Government response to labelling law proposals a first step in plugging health claims loophole?
In the latest development in the ongoing food labelling law reforms, the Forum on Food Regulation (made up of the Australian and New Zealand Ministers responsible for the regulation of food and beverages) recently issued a response to a raft of recommendations made earlier this year by an expert panel in its report Labelling Logic - Review of Food Labelling Law and Policy. The panel's report included a recommendation that applications for trade names and trade marks be scrutinised by the relevant agencies to identify and reject words and devices that have the effect of inferring health implications that are otherwise prohibited under the Food Standards Code.
This recommendation was driven by a recognition that some traders have sought to exploit a legal "loophole" of sorts, by obtaining trade mark registrations for health-related terms that might otherwise fall foul of the Food Standard Code's prohibition on certain health-related claims (which include a prohibition on the use of the word "health" in, or in conjunction with, the name of a food product). A search of the Trade Marks Register today in the key food-related classes reveals 406 matches for the word "health" alone. There are mechanisms for opposing or challenging such registrations under the Trade Marks Act, for example on the basis that their registration is likely to deceive or cause confusion, or is contrary to law, but these grounds of challenge are infrequently invoked. In 2009, the New South Wales Food Authority failed in its attempt to challenge the registration of the mark HEART ACTIVE by National Foods Milk Limited on these grounds.

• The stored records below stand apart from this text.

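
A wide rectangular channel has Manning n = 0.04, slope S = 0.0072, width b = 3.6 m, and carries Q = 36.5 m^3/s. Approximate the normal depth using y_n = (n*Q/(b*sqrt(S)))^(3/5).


We use the wide-channel approximation y_n = (n*Q/(b*sqrt(S)))^(3/5).
sqrt(S) = sqrt(0.0072) = 0.084853.
Numerator: n*Q = 0.04 * 36.5 = 1.46.
Denominator: b*sqrt(S) = 3.6 * 0.084853 = 0.305471.
arg = 4.7795.
y_n = 4.7795^(3/5) = 2.5564 m.

2.5564


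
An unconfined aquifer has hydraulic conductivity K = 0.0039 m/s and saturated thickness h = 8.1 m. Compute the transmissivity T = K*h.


Transmissivity is defined as T = K * h.
T = 0.0039 * 8.1
  = 0.0316 m^2/s.

0.0316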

The Forum indicated its "in principle" support of the panel's recommendation on trade marks and health claims, but did not go as far as to agree that the agencies responsible for maintaining the trade mark and business name registers should be primarily responsible for vetting and approving applications for names and marks including or implying health claims. Rather, the Forum indicated that it would request the Food Regulation Standing Committee to investigate and report on the scope of trade mark law and the provisions of the Food Standards Code. For an overview of the Forum's response to other recommendations of the panel, please see our recent alert.

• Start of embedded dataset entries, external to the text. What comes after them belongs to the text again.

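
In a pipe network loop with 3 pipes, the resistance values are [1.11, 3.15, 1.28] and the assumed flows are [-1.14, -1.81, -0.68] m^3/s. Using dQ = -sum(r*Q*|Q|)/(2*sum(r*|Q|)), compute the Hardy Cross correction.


Numerator terms (r*Q*|Q|): 1.11*-1.14*|-1.14| = -1.4426; 3.15*-1.81*|-1.81| = -10.3197; 1.28*-0.68*|-0.68| = -0.5919.
Sum of numerator = -12.3541.
Denominator terms (r*|Q|): 1.11*|-1.14| = 1.2654; 3.15*|-1.81| = 5.7015; 1.28*|-0.68| = 0.8704.
2 * sum of denominator = 2 * 7.8373 = 15.6746.
dQ = --12.3541 / 15.6746 = 0.7882 m^3/s.

0.7882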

Federal Court clarifies deceptive similarity test under section 44 of the Trade Marks Act
The Federal Court has provided a useful illustration of the role of context and practical marketplace factors in assessing deceptive similarity between trade marks, in clarifying the principles applicable under section 44 of the Trade Marks Act.

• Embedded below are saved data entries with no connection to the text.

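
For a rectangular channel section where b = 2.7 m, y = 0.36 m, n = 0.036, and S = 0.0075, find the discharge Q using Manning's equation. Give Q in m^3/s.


For a rectangular channel, the cross-sectional area A = b * y = 2.7 * 0.36 = 0.97 m^2.
The wetted perimeter P = b + 2y = 2.7 + 2*0.36 = 3.42 m.
Hydraulic radius R = A/P = 0.97/3.42 = 0.2842 m.
Velocity V = (1/n)*R^(2/3)*S^(1/2) = (1/0.036)*0.2842^(2/3)*0.0075^(1/2) = 1.0399 m/s.
Discharge Q = A * V = 0.97 * 1.0399 = 1.011 m^3/s.

1.011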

NV Sumatra applied to register the trade marks LUCKY DRAW and LUCKY DREAM for cigarettes and other tobacco-related products. British American Tobacco (BAT), which owns the trade marks LUCKY STRIKE and LUCKIES opposed the applications. The Registrar refused registration on the basis of deceptive similarity to the BAT marks. The Federal Court upheld the Registrar's decision, in doing so emphasising that LUCKY STRIKE and LUCKY DRAW were routinely referred to as "Luckies" by both customers and sales staff. As cigarettes are sold only over the counter, and consumers must request their chosen brand, the aural similarity between the marks was a key factor. NV Sumatra sought leave to appeal to the Full Federal Court, arguing that reputational aspects of the BAT marks were irrelevant to an analysis of deceptive similarity. Leave to appeal was refused and the court confirmed that all the surrounding circumstances (including the manner in which the relevant goods are sold in the marketplace and the ordinary way in which the trade marks of both parties would be used) must considered together in determining deceptive similarity.
A win for the Flying Kangaroo
Qantas has, since 1944, used numerous versions of a hopping kangaroo logo painted on its aircrafts, with the first logo of a winged kangaroo adopted in or around 1947. As a result of its use of the Kangaroo logo on its aircrafts, Qantas has been unofficially labelled the "Flying Kangaroo". The FLYING KANGAROO name has been extensively used by Qantas, consumers and third parties to refer to Qantas. The use is so widely spread and entrenched in people's minds that in a recent Trade Marks Office decision,Qantas was able to establish that it had acquired a significant reputation in the name FLYING KANGAROO and a close connection to the wine industry, such that the registration of the mark FLYING KANGAROO by a third party in respect of wines would be likely to mislead and confuse. Whilst Qantas was unable to show it had used the FLYING KANGAROO as a trade mark, Qantas was nevertheless successful in opposing the registration of the mark FLYING KANGAROO filed by Danniel Amadio on the basis that use of such trade mark would be contrary to law as it would be misleading and deceptive.